Note: This is a Pendragon…thing. It's not quite a fan fiction, since it has virtually nothing to do with the story whatsoever. But that's just fine, because I'd rather not besmirch D.J. MacHale's story and get lynched by you guys for it. You know who you are.
(Enter Figgis)
"Hdhgoanfbaofhsonb."
(Sign flashes: insert SD brand hearing aids)
"Good evening, Hallans, one and all! Do you often find yourself pressed for time when tasked with knocking down a wall or small business establishment?"
(Murmurs of agreement from audience)
"Well, then, what do you plan to do about it? Well? WHAT?!"
(Several audience members shrug. Some lack hearing aids)
"I'll tell you what you do about it! You get new Sticky Tak! What's Sticky Tak, you ask? I'll show you! Here is our test subject, brought out by the lovely Nevva Winter!"
(Nevva brings out a frightened looking Klee and leads him into a glass looking box)
"Now, I'm going to show you what Sticky Tak does to filthy, useless animals. Drop the Sticky Tak!"
(Audience gasps when small red speck decimates Klee)
"Yes, ladies and gentleman, this is what just a pinprick of Tak is capable of! But you will be getting much more than a prick. You, my friends, will be receiving a brick of Sticky Tak free of charge! If you aren't satisfied with the amount of destruction, be it too little, too much, or outlawed, just dump water on it!"
(Audience member stands up)
"But how does this Sticky Tak stuff work?"

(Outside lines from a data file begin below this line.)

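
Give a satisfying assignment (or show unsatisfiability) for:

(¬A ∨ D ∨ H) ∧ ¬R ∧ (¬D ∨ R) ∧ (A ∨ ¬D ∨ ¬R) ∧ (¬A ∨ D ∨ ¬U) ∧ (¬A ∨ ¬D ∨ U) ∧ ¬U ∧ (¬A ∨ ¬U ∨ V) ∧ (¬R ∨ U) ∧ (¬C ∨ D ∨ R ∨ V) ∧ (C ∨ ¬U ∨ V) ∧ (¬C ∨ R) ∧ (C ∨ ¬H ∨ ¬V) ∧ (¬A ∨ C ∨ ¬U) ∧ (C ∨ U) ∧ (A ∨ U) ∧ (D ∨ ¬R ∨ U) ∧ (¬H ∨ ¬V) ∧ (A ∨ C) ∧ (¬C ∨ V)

Case R = True:
  Clause (¬R) is falsified — contradiction.
Case R = False:
  (¬D ∨ R) forces D = False.
  (¬U) forces U = False.
  (¬C ∨ R) forces C = False.
  Clause (C ∨ U) is falsified — contradiction.
Both cases fail, so the formula is unsatisfiable.

The formula is unsatisfiable.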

"I'll tell ya! All it has to do it make contact with something and it explodes! A piece the size of your thumbnail can turn your back room into the patio you've always wanted!"
(Audience oohs and aahs)
"Now, if you are satisfied with your Sticky Tak, all it takes to get more is three easy payments of $19.99...andcompleteutterallegiancetoSaintDane."
(Man stands up again)
"Wait, what was that last bit?"
(Speck of Sticky Tak decimates man)
"Now, who wants some Sticky Tak?!"
Announcer: That's right! It's new Sticky Tak! It can do loads of things!
1. Renovate your house
2. Give it to your friends
3. Use it on your enemies
4. Grow overprotective house plants
The list goes on! If you want your Sticky Tak, just call 1-800-SNT-DANE or go to .org. Remember, double click for the bomb that sticks!